Les six derniers mois avant la chute. Clara y repense, comme on écarte des branches d’arbre trop touffues, et que la lumière du jour peut enfin passer. Cette promotion, au printemps dernier. Un minuscule échelon gravi, sans l’avoir cherché, dans lequel elle aurait dû lire, avant tout, une charge de travail décuplée. De chargée de clientèle à animatrice commerciale. Appui et conseil à ses anciens collègues. Les mots flatteurs, les mots sucrés, ceux qu’elle a voulu retenir, ceux auxquels elle a voulu croire. Au regard de vos compétences et de vos résultats… nous avons souhaité vous proposer des responsabilités élargies, un périmètre plus vaste… cela ne remet pas en cause vos actuelles attributions. Vous avez toute notre confiance… Les mots qui endorment. Elle n’avait pas compris, ou pas voulu comprendre qu’elle devrait rendre compte de leurs résultats, qu’elle en serait responsable et comptable, et que ces résultats seraient sans cesse redéfinis à la hausse. Elle se hait de tant de naïveté, ou de tant d’innocence, elle se déteste d’avoir pensé qu’elle pourrait réussir en faisant les choses à sa manière, sans brutalité, par la seule force de son charisme et de son enthousiasme. Elle se déteste.

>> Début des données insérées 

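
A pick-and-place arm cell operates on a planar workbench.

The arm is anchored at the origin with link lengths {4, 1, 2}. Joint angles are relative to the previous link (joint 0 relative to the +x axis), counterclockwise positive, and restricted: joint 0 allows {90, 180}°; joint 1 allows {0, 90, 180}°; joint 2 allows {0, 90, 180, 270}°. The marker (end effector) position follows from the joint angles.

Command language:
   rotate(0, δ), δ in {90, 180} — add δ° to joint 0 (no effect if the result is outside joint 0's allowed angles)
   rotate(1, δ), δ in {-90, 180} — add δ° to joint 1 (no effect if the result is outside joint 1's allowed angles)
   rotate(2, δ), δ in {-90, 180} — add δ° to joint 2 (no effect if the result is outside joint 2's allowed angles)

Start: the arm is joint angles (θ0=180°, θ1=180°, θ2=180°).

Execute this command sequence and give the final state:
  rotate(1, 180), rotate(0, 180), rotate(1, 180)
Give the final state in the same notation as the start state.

initial: joint angles (θ0=180°, θ1=180°, θ2=180°)
t=1 rotate(1, 180) ⇒ joint angles (θ0=180°, θ1=0°, θ2=180°)
t=2 rotate(0, 180) ⇒ joint angles (θ0=180°, θ1=0°, θ2=180°)
t=3 rotate(1, 180) ⇒ joint angles (θ0=180°, θ1=180°, θ2=180°)

joint angles (θ0=180°, θ1=180°, θ2=180°)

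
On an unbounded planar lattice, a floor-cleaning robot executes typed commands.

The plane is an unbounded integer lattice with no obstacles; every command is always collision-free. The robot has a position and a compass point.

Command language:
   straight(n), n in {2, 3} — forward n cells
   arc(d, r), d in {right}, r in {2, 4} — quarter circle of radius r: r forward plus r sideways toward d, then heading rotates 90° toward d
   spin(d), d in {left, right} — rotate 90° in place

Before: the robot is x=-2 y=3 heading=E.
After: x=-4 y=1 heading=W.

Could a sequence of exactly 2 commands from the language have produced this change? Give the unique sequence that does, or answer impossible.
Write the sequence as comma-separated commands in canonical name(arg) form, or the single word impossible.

key: position moved to (-4,1) AND the heading swung to W — translation plus rotation needed
start: x=-2 y=3 heading=E
[1] after spin(right): x=-2 y=3 heading=S
[2] after arc(right, 2): x=-4 y=1 heading=W
all 36 alternatives checked — unique.

spin(right), arc(right, 2)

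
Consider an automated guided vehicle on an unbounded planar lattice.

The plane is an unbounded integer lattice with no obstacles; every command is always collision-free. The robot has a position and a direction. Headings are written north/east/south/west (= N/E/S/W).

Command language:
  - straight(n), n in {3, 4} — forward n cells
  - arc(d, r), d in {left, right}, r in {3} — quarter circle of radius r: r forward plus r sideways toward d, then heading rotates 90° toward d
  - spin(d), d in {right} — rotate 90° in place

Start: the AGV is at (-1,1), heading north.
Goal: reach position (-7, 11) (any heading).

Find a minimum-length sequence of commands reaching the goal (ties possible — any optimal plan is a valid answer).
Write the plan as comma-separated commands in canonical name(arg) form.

begin: at (-1,1), heading north
t=1 arc(left, 3) ⇒ at (-4,4), heading west
t=2 arc(right, 3) ⇒ at (-7,7), heading north
t=3 straight(4) ⇒ at (-7,11), heading north
no 2-step plan works, so 3 is optimal.

arc(left, 3), arc(right, 3), straight(4)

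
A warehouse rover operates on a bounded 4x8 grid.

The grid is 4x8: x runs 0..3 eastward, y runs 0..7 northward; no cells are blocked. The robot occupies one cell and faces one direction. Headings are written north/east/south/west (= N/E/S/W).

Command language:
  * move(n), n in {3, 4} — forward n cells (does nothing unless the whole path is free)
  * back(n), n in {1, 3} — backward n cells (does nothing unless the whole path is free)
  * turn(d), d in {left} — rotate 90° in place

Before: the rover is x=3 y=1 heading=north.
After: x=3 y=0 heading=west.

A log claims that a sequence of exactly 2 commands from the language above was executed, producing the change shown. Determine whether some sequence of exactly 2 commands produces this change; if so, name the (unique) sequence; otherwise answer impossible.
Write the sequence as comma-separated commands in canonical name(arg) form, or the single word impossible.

key: order matters: swapping back(1) and turn(left) lands elsewhere
from: x=3 y=1 heading=north
step 1 (back(1)): x=3 y=0 heading=north
step 2 (turn(left)): x=3 y=0 heading=west
all 25 alternatives checked — unique.

back(1), turn(left)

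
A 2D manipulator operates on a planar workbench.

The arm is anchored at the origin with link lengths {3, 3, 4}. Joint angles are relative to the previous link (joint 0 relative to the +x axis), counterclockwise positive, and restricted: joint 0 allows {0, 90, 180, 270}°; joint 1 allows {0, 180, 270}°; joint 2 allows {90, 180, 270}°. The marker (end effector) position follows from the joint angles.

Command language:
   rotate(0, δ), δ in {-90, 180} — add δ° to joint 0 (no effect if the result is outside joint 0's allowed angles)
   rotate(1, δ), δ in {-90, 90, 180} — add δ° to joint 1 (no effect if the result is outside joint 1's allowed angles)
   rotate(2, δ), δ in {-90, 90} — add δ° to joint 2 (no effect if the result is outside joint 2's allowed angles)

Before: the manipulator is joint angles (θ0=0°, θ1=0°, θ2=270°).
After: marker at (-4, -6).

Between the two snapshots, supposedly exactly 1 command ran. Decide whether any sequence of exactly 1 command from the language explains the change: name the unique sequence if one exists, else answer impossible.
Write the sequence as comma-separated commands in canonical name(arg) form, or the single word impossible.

rotate(0, -90)

t0: joint angles (θ0=0°, θ1=0°, θ2=270°)
step 1 (rotate(0, -90)): joint angles (θ0=270°, θ1=0°, θ2=270°)
no rival 1-sequence matches.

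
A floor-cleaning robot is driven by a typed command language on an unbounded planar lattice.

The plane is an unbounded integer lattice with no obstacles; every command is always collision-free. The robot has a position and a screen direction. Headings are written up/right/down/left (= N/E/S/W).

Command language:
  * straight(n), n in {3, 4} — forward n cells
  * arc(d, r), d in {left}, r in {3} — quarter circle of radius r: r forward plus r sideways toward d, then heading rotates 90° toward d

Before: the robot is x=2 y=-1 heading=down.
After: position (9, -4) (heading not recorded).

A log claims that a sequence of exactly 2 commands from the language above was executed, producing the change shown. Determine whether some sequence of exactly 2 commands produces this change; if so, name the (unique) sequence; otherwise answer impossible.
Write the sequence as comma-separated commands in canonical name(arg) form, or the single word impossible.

arc(left, 3), straight(4)

key: running straight(4) before arc(left, 3) would end elsewhere — order is forced
begin: x=2 y=-1 heading=down
step 1 (arc(left, 3)): x=5 y=-4 heading=right
step 2 (straight(4)): x=9 y=-4 heading=right
uniquely the one of 9 2-step routes that fits.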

Elle se revoit lors de l’entretien qui avait précédé la promotion. Elle se revoit acquiescer, une fesse posée à l’extrémité du fauteuil visiteur de ce bureau directorial où elle n’était jamais entrée. Clara, bonne élève. Sérieuse, si sérieuse. Pas de vagues. Jamais de vagues.
De ce jour, cette tension. La liste des tâches pour le lendemain qu’elle note avant de s’endormir, parfois elle s’endort dessus et retrouve ses draps tachés de marqueur fluorescent ; les dossiers emportés pour le week-end ; les appels pendant ses vacances, la vibration du smartphone professionnel dans le sac de plage ; les réveils nocturnes, ceux de deux heures, de trois heures du matin, pour penser à un rendez-vous, imaginer la scène, préparer un discours, des arguments, réfuter ce qui sera avancé, tenir tous les rôles dans sa tête. Être à la hauteur. Bouffées d’angoisse, coeur tambour. C’est un maillage invisible d’ondes et de réseaux qui l’enserre chaque jour un peu plus, comme cette torture qui consiste à ligoter la victime d’une manière telle qu’à chaque effort pour se libérer, elle resserre un peu plus les liens, jusqu’à l’étranglement final.
Aux mots satinés, aux mots vernis ont succédé les mots acides. Les flèches empoisonnées. Les banderilles. Si vous étiez mieux organisée… Ne nous faites pas regretter la confiance que nous avons placée en vous… Et, posé sur les mots acides, le sourire serpent. Clara connaît alors le filet de transpiration qui coule le long du dos, ruisselle sur chaque vertèbre en tachant le chemisier impeccable du matin, le déjeuner, barquette plastique posée sur les dossiers, abandonnée à moitié pleine, les heures qui galopent, s’emballent, les mails qui s’empilent sur les lignes de son écran jusqu’à le saturer. Déjà la journée est finie. Il lui reste la soirée, la nuit s’il le faut, c’est l’affaire de quelques semaines, mais elle y arrivera. Elle se l’est promis, juré, les yeux dans les yeux, face au miroir.